Soren wrote on Oct 26
th, 2009 at 8:23pm:
In Islam, all you have to do is belive that there is only Allan and that Mohammed is his messanger. That's it, you're in. There is nothing profoundly ethical or even personal in either of these beliefs, whether viewed separately or together. And once you are in, it is all ritual, down to the minutest detail. There is no redemptive project, personal or universal.
And as Paul revealed to the world, to the outrage of his superiors in Jerusalem, all you needed to be saved was belief in Jesus as the Christ, the waited for messiah, all the rest was unimportant… Although to be fair to Paul, he thought the world was soon going to come to an end.
Of course, the primary act of submission is usually the easiest with religion… It’s the proceeding rituals and laws that are hard. Islam and Christianity are the same in this regard.
Soren wrote on Oct 26
th, 2009 at 8:23pm:
Re Buddhism and Christianity - I don't think the Reformation, the Counter-Reformation and the Enlightenment, the scientific and political revolutions of Europe and the new world came about because monks were challenging state power.
Martin Luther challenged the temporal power of the Pope, thus beginning the Reformation… He was supported by German Princes who saw it as the greatest opportunity since the Schism with Constantinople to break Papal temporal authority.
The counter-reformation (personified by a blood-thirsty zealot-tyrant, Pope Sixtus V) was initiated by the church to challenge the power of the Protestant Princes who had seized former Papal power and property in their realms.
And the Vatican declared and bankrolled wars with the Protestant states for nearly 250 years, from the time Luther had nailed his 95 theses to that church door to the age of enlightenment.

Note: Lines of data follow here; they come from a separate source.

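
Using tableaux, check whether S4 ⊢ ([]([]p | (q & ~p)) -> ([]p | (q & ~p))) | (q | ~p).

Valid in S4

Tableau for the negation ~(([]([]p | (q & ~p)) -> ([]p | (q & ~p))) | (q | ~p)):
1. ~(([]([]p | (q & ~p)) -> ([]p | (q & ~p))) | (q | ~p)), u
2. ~([]([]p | (q & ~p)) -> ([]p | (q & ~p))), u   [~|-rule on 1]
3. ~(q | ~p), u   [~|-rule on 1]
4. []([]p | (q & ~p)), u   [~->-rule on 2]
5. ~([]p | (q & ~p)), u   [~->-rule on 2]
6. ~q, u   [~|-rule on 3]
7. p, u   [~|-rule on 3]
8. ~[]p, u   [~|-rule on 5]
9. ~(q & ~p), u   [~|-rule on 5]
10. []p | (q & ~p), u   [[]-rule on 4 via uRu]
11. []p, u   [|-rule on 10 (branches; this branch)]
12. ~p, v   [~[]-rule on 8: fresh world v, uRv]
13. []p | (q & ~p), v   [[]-rule on 4 via uRv]
14. p, v   [[]-rule on 11 via uRv]
Accessibility: uRu, uRv, vRv
Branch closes: p and ~p both at v.
Every branch of the negation's tableau closes; the branch above is one of them.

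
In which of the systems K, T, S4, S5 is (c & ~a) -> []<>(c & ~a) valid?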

The murders and atrocities committed in the New World by religion-maddened Conquistadors and the armies of Papal clerics and zealots (in an effort to Catholicise the natives masses for their most Catholic Majesties, the Sovereigns of Portugal and Spain) are too numerous to count.
The enlightenment fathers built a wall between church and state in the hopes that never again would temporal authority be arrogated by the Church.
Soren wrote on Oct 26
th, 2009 at 8:23pm:
After all, kings attributed their authority to divine endorsement up until the 20th century Secularisation did not start out as an atheist or agnostic movement but as a Christian project to reform political life, the laws - to remove te claims of divine authority from the political sphere. And it could take off in Christianity because the idea has a solid Christian doctrinal basis.
Secularism challenged the right of the Christian churches to claim temporal authority over the people. And as if to demonstrate the dark gravity of the allure of power, Luther himself developed a taste for interfering in state affairs.
Soren wrote on Oct 26
th, 2009 at 8:23pm:
I also don't think that Tibetan Buddhist are finding themselves in uncharted territory when they are leading the rebellion against the Chinese authoritis occupying them, usurping their previous theocratic rulel.
Yes, Tibet was one of the very few Buddhist realms where, according to tradition, a Bodhisattva of Compassion (an enlightened one who chooses reincarnation over Nirvana out of compassion for living beings destined to suffer lifetimes in samsara), held temporal authority as head of state… And, it must be said, greatly loved by his subjects... Most Popes were feared, despised or both.